I have read that, in heavily planted, lightly stocked aquariums, you can successfully change the water only a few times a year. If any of you have successfully done this, I would love your advice.


----------



## Oldfishlady (Mar 1, 2010)

In the natural planted type of aquariums with soil substrate and lots and lots of active growing plants (90%) the plants can work as the filter to help reduce the number of water changes needed IME.

Lots of stem plants and floating plants are needed and it can take 2-4 months for the tank to become stable and the plants to start to actively grow.
The first 2-4 months daily to every-other day water changes are still needed and water changes will be reduced as the tank ages and the soil become water log or submerged state.

I have never tried this with regular gravel or the plant gravels but I am sure the plants would still work as the filter once they started to actively grow and maybe even reduce the time line of stability.

All my tank are natural planted with soil substrate from 1g-75g and all work well without issues. There is a thread on the other part of this form about this subject...sorry don't remember the name of it


----------



## McAttack (May 13, 2010)

The size of the tank is important for this type of thing. The larger a tank, the more "stable" everything is. It can buffer changes in water parameters much better. I have a friend who has an 80 gal tank, he tests every month and really only does water changes every few months. Everything is at 0 or real close to it. Very little work involved. 

I struggle to do the same with my 30Gal but it's because I wasn't super smart when I stocked it and have some serious poop producers (2 plecos, 3 corys). 
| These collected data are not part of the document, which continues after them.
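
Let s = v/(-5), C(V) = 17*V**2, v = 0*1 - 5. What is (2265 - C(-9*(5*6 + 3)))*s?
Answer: -1497288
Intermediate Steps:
v = -5 (v = 0 - 5 = -5)
s = 1 (s = -5/(-5) = -5*(-1/5) = 1)
(2265 - C(-9*(5*6 + 3)))*s = (2265 - 17*(-9*(5*6 + 3))**2)*1 = (2265 - 17*(-9*(30 + 3))**2)*1 = (2265 - 17*(-9*33)**2)*1 = (2265 - 17*(-297)**2)*1 = (2265 - 17*88209)*1 = (2265 - 1*1499553)*1 = (2265 - 1499553)*1 = -1497288*1 = -1497288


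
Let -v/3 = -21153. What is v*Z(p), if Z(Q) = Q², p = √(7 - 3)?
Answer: 253836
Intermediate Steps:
v = 63459 (v = -3*(-21153) = 63459)
p = 2 (p = √4 = 2)
v*Z(p) = 63459*2² = 63459*4 = 253836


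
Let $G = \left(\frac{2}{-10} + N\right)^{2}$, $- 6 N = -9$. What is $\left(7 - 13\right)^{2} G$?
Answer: $\frac{1521}{25} \approx 60.84$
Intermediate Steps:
$N = \frac{3}{2}$ ($N = \left(- \frac{1}{6}\right) \left(-9\right) = \frac{3}{2} \approx 1.5$)
$G = \frac{169}{100}$ ($G = \left(\frac{2}{-10} + \frac{3}{2}\right)^{2} = \left(2 \left(- \frac{1}{10}\right) + \frac{3}{2}\right)^{2} = \left(- \frac{1}{5} + \frac{3}{2}\right)^{2} = \left(\frac{13}{10}\right)^{2} = \frac{169}{100} \approx 1.69$)
$\left(7 - 13\right)^{2} G = \left(7 - 13\right)^{2} \cdot \frac{169}{100} = \left(-6\right)^{2} \cdot \frac{169}{100} = 36 \cdot \frac{169}{100} = \frac{1521}{25}$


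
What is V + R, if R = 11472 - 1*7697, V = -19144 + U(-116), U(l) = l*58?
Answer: -22097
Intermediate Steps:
U(l) = 58*l
V = -25872 (V = -19144 + 58*(-116) = -19144 - 6728 = -25872)
R = 3775 (R = 11472 - 7697 = 3775)
V + R = -25872 + 3775 = -22097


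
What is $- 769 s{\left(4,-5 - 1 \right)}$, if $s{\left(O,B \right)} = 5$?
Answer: $-3845$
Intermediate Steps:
$- 769 s{\left(4,-5 - 1 \right)} = \left(-769\right) 5 = -3845$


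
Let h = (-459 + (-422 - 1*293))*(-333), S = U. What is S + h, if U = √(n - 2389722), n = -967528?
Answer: 390942 + 5*I*√134290 ≈ 3.9094e+5 + 1832.3*I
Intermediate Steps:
U = 5*I*√134290 (U = √(-967528 - 2389722) = √(-3357250) = 5*I*√134290 ≈ 1832.3*I)
S = 5*I*√134290 ≈ 1832.3*I
h = 390942 (h = (-459 + (-422 - 293))*(-333) = (-459 - 715)*(-333) = -1174*(-333) = 390942)
S + h = 5*I*√134290 + 390942 = 390942 + 5*I*√134290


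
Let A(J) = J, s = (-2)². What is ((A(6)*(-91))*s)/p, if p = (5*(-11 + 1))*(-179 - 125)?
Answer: -273/1900 ≈ -0.14368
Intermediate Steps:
s = 4
p = 15200 (p = (5*(-10))*(-304) = -50*(-304) = 15200)
((A(6)*(-91))*s)/p = ((6*(-91))*4)/15200 = -546*4*(1/15200) = -2184*1/15200 = -273/1900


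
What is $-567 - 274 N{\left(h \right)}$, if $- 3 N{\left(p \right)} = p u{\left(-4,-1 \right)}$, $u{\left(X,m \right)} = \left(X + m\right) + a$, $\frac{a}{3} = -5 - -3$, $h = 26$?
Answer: $- \frac{80065}{3} \approx -26688.0$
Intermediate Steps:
$a = -6$ ($a = 3 \left(-5 - -3\right) = 3 \left(-5 + 3\right) = 3 \left(-2\right) = -6$)
$u{\left(X,m \right)} = -6 + X + m$ ($u{\left(X,m \right)} = \left(X + m\right) - 6 = -6 + X + m$)
$N{\left(p \right)} = \frac{11 p}{3}$ ($N{\left(p \right)} = - \frac{p \left(-6 - 4 - 1\right)}{3} = - \frac{p \left(-11\right)}{3} = - \frac{\left(-11\right) p}{3} = \frac{11 p}{3}$)
$-567 - 274 N{\left(h \right)} = -567 - 274 \cdot \frac{11}{3} \cdot 26 = -567 - \frac{78364}{3} = - \frac{80065}{3}$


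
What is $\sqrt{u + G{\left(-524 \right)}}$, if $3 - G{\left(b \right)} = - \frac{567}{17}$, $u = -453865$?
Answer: $\frac{i \sqrt{131156479}}{17} \approx 673.67 i$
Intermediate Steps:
$G{\left(b \right)} = \frac{618}{17}$ ($G{\left(b \right)} = 3 - - \frac{567}{17} = 3 + \frac{567}{17} = \frac{618}{17}$)
$\sqrt{u + G{\left(-524 \right)}} = \sqrt{-453865 + \frac{618}{17}} = \sqrt{- \frac{7715087}{17}} = \frac{i \sqrt{131156479}}{17}$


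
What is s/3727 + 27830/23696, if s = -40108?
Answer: -423338379/44157496 ≈ -9.5870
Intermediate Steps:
s/3727 + 27830/23696 = -40108/3727 + 27830/23696 = -40108*1/3727 + 27830*(1/23696) = -40108/3727 + 13915/11848 = -423338379/44157496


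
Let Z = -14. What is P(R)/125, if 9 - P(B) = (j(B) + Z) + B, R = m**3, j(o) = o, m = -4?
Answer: 151/125 ≈ 1.2080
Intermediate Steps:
R = -64 (R = (-4)**3 = -64)
P(B) = 23 - 2*B (P(B) = 9 - ((B - 14) + B) = 9 - ((-14 + B) + B) = 9 - (-14 + 2*B) = 9 + (14 - 2*B) = 23 - 2*B)
P(R)/125 = (23 - 2*(-64))/125 = (23 + 128)*(1/125) = 151*(1/125) = 151/125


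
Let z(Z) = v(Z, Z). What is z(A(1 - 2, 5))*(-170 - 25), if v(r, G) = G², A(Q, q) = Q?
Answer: -195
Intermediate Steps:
z(Z) = Z²
z(A(1 - 2, 5))*(-170 - 25) = (1 - 2)²*(-170 - 25) = (-1)²*(-195) = 1*(-195) = -195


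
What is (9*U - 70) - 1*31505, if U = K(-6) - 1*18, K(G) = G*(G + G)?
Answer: -31089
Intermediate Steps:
K(G) = 2*G² (K(G) = G*(2*G) = 2*G²)
U = 54 (U = 2*(-6)² - 1*18 = 2*36 - 18 = 72 - 18 = 54)
(9*U - 70) - 1*31505 = (9*54 - 70) - 1*31505 = (486 - 70) - 31505 = 416 - 31505 = -31089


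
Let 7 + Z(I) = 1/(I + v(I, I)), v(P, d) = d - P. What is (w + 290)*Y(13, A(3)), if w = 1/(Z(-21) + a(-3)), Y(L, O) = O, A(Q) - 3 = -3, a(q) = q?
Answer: 0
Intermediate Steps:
A(Q) = 0 (A(Q) = 3 - 3 = 0)
Z(I) = -7 + 1/I (Z(I) = -7 + 1/(I + (I - I)) = -7 + 1/(I + 0) = -7 + 1/I)
w = -21/211 (w = 1/((-7 + 1/(-21)) - 3) = 1/((-7 - 1/21) - 3) = 1/(-148/21 - 3) = 1/(-211/21) = -21/211 ≈ -0.099526)
(w + 290)*Y(13, A(3)) = (-21/211 + 290)*0 = (61169/211)*0 = 0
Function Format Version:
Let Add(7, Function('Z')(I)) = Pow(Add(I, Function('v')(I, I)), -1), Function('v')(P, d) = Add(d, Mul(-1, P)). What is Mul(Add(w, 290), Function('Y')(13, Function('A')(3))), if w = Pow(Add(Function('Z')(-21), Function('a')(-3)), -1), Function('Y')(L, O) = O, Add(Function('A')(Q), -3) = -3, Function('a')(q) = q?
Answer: 0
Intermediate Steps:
Function('A')(Q) = 0 (Function('A')(Q) = Add(3, -3) = 0)
Function('Z')(I) = Add(-7, Pow(I, -1)) (Function('Z')(I) = Add(-7, Pow(Add(I, Add(I, Mul(-1, I))), -1)) = Add(-7, Pow(Add(I, 0), -1)) = Add(-7, Pow(I, -1)))
w = Rational(-21, 211) (w = Pow(Add(Add(-7, Pow(-21, -1)), -3), -1) = Pow(Add(Add(-7, Rational(-1, 21)), -3), -1) = Pow(Add(Rational(-148, 21), -3), -1) = Pow(Rational(-211, 21), -1) = Rational(-21, 211) ≈ -0.099526)
Mul(Add(w, 290), Function('Y')(13, Function('A')(3))) = Mul(Add(Rational(-21, 211), 290), 0) = Mul(Rational(61169, 211), 0) = 0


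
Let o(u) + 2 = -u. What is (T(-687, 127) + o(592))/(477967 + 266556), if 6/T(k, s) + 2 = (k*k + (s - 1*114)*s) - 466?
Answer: -140526141/176136273248 ≈ -0.00079783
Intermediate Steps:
T(k, s) = 6/(-468 + k**2 + s*(-114 + s)) (T(k, s) = 6/(-2 + ((k*k + (s - 1*114)*s) - 466)) = 6/(-2 + ((k**2 + (s - 114)*s) - 466)) = 6/(-2 + ((k**2 + (-114 + s)*s) - 466)) = 6/(-2 + ((k**2 + s*(-114 + s)) - 466)) = 6/(-2 + (-466 + k**2 + s*(-114 + s))) = 6/(-468 + k**2 + s*(-114 + s)))
o(u) = -2 - u
(T(-687, 127) + o(592))/(477967 + 266556) = (6/(-468 + (-687)**2 + 127**2 - 114*127) + (-2 - 1*592))/(477967 + 266556) = (6/(-468 + 471969 + 16129 - 14478) + (-2 - 592))/744523 = (6/473152 - 594)*(1/744523) = (6*(1/473152) - 594)*(1/744523) = (3/236576 - 594)*(1/744523) = -140526141/236576*1/744523 = -140526141/176136273248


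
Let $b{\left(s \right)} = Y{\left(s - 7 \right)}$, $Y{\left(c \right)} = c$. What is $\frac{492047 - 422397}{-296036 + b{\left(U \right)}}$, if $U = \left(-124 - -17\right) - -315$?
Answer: $- \frac{13930}{59167} \approx -0.23544$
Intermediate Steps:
$U = 208$ ($U = \left(-124 + 17\right) + 315 = -107 + 315 = 208$)
$b{\left(s \right)} = -7 + s$ ($b{\left(s \right)} = s - 7 = -7 + s$)
$\frac{492047 - 422397}{-296036 + b{\left(U \right)}} = \frac{492047 - 422397}{-296036 + \left(-7 + 208\right)} = \frac{69650}{-296036 + 201} = \frac{69650}{-295835} = 69650 \left(- \frac{1}{295835}\right) = - \frac{13930}{59167}$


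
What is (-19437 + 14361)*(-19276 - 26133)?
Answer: 230496084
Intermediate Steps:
(-19437 + 14361)*(-19276 - 26133) = -5076*(-45409) = 230496084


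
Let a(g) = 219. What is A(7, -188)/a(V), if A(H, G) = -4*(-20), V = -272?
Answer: 80/219 ≈ 0.36530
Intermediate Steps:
A(H, G) = 80
A(7, -188)/a(V) = 80/219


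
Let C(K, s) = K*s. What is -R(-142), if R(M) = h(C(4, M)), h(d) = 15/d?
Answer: 15/568 ≈ 0.026408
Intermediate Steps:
R(M) = 15/(4*M) (R(M) = 15/((4*M)) = 15*(1/(4*M)) = 15/(4*M))
-R(-142) = -15/(4*(-142)) = -15*(-1)/(4*142) = -1*(-15/568) = 15/568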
I change my water every month, 25% about. My parameters look good, I could last longer, but I just want to clean it a bit at that point cause of the poop.


----------



## 1fish2fish (Sep 10, 2009)

IMO a 5 gallon is going to need weekly partial water changes no matter how many plants you can squeeze in there. I wouldn't even consider doing monthly changes on my 29 gallon. Putting a lot of plants in there is nothing but beneficial but I would still do weekly 25% water changes.

A 5 gallon tank with one betta is not actually lightly stocked. With the one betta its already midway stocked seeing as bettas do best with a minimum of 2.5 gallons.


----------



## Welsh (Apr 13, 2010)

I agree with 1fish2fish. It is true that plants help breakdown the wastes in the tank but the flipside is that they also decay and if not removed immediately will cause ammonia increase, so it's just easier IME to do weekly changes


----------



## somuchpaint (May 12, 2010)

So if my goal for this tank is ease, I'm better off taking out the plants, leaving the fluorescent gravel, and changing the water weekly.

I was going to justify buying lots of plants, eco complete, and fluorescent lighting because it would make the tank low maintenance, but if that isn't true, I just lost my budget.


----------



## Welsh (Apr 13, 2010)

No you can keep the plants, just keep doing regular water changes =)


----------



## Oldfishlady (Mar 1, 2010)

With the right type of plants and enough of them the active growth will use the ammonia before levels can become harmful to fish.

The problem some hobbyist have is that they think a couple of plants will make a difference in water quality or the wrong type of plants are used.

Use of the right type and number of aquatic plants as filtration can be effective in even small tank with a low bioload IME as I have been successful for many years with these type of set-up and filtration methods.

You know it is working when all levels are 0ppm even nitrate......IME

I also will use branches from my weepy willow tree to help with uptake when I first set-up a new natural planted tank


Regardless, water changes can never hurt and in most cases are the ONE most important thing you can do for the health and well being of the livestock.

IMO/E-setting up a low tech heavy planted 5g tank with the right plants can decrease water change needs once it has settled and that can take 2-3 months.


----------



## somuchpaint (May 12, 2010)

Oldfishlady said:


> I also will use branches from my weepy willow tree to help with uptake when I first set-up a new natural planted tank



How does that work? Do you just put the branches into the tank, and they take up excess nutrients?


----------



## mfskarphedin (May 19, 2010)

Can't comment too much, since I never tried it in anything but my 55 gal (and was finally able to breed my kuhli loaches!) but if you just Bing something like, "filterless planted aquariums," you'll get tons of information. The Krib is a great place for that type of old-school setup info: http://www.thekrib.com/


----------



## Oldfishlady (Mar 1, 2010)

somuchpaint said:


> How does that work? Do you just put the branches into the tank, and they take up excess nutrients?


That is correct...and once they get mass amounts of roots on them I pot them up and give them away or plant it at my pond, I keep them in the house year around in my aquariums


----------



## burn84 (Apr 13, 2010)

This is quite interesting. I think I shall add more Dwarf Nanas and maybe some Java Ferns to my tank. Hrmmmm it will look nice


----------